Very little shape. A man named Nomax sits morosely in his room listening to his radio and contemplating the perfidy of women when all of a sudden out of the radio leaps No Moe, followed by several other guys named Moe: Big Moe, Little Moe, Four-Eyed Moe and Eat Moe. They have come to help the despondent Nomax think through his female troubles. First they give him tuneful advice about avoiding marriage (“Beware, Brother, Beware”); then, through the rest of the evening, they proceed to try to teach him to appreciate women and relationships, to give up drinking, and to decide if he loves the woman who walked out on him. (There are no women in the show.)
The distinguished Jordan was one of the few African-American singer-songwriters to make a significant crossover to white audiences in the Forties. He was famous for songs such as “Look Out, Sister,” “Saturday Night Fish Fry,” “Is You Is, Or Is You Ain’t My Baby?” and “Push Ka Pi Shi Pie,” among others. Jordan also has been widely credited with influencing the generations of musicians that followed him, including early rock-and-rollers and today’s hip-hop and rap artists.
Moe, though, is strictly a nostalgic trip back in time. The whole show is slickly commercial, and all the songs have been sanitized musically. Nothing is too hip or too sensual. The humor is gentle, clean and sweet. The dancing is superb–plenty of swing-styled jazz dance, marvelous tap and spectacular Broadway moves. The dancing, choreographed by Charles Augins, makes the show, because all five Moes (even the portly Big Moe) move like silk on glass.
The performers create an amazingly intimate atmosphere between themselves and the audience, so that when the time comes to press people into a conga line, the task is accomplished with ease. People at the performance I attended seemed to appreciate the fun: The line got very long, there was a good deal of giggling, and it went on forever.

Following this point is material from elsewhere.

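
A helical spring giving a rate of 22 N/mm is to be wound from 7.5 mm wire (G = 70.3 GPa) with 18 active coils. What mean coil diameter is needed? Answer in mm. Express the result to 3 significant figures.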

The show looks pretty good, too. The stylized comic-book set reminded me of the big city as seen by Red Grooms–oversized, wavy, off-kilter skyscrapers in bold colors.
But the main attractions are the five Moes themselves. Keith Tyrone as No Moe and Milton Craig Nealy as Four-Eyed Moe have beautiful, sonorous voices. Keith Bennet as Little Moe and Kevyn Brackett as Eat Moe are fabulous dancers whose every move seduces the eye, bringing welcome relief from all the fun.
Moe never gives the audience a real look at the heart behind Jordan’s authentic, gutsy music. But it’s a wonderful way to skim the surface.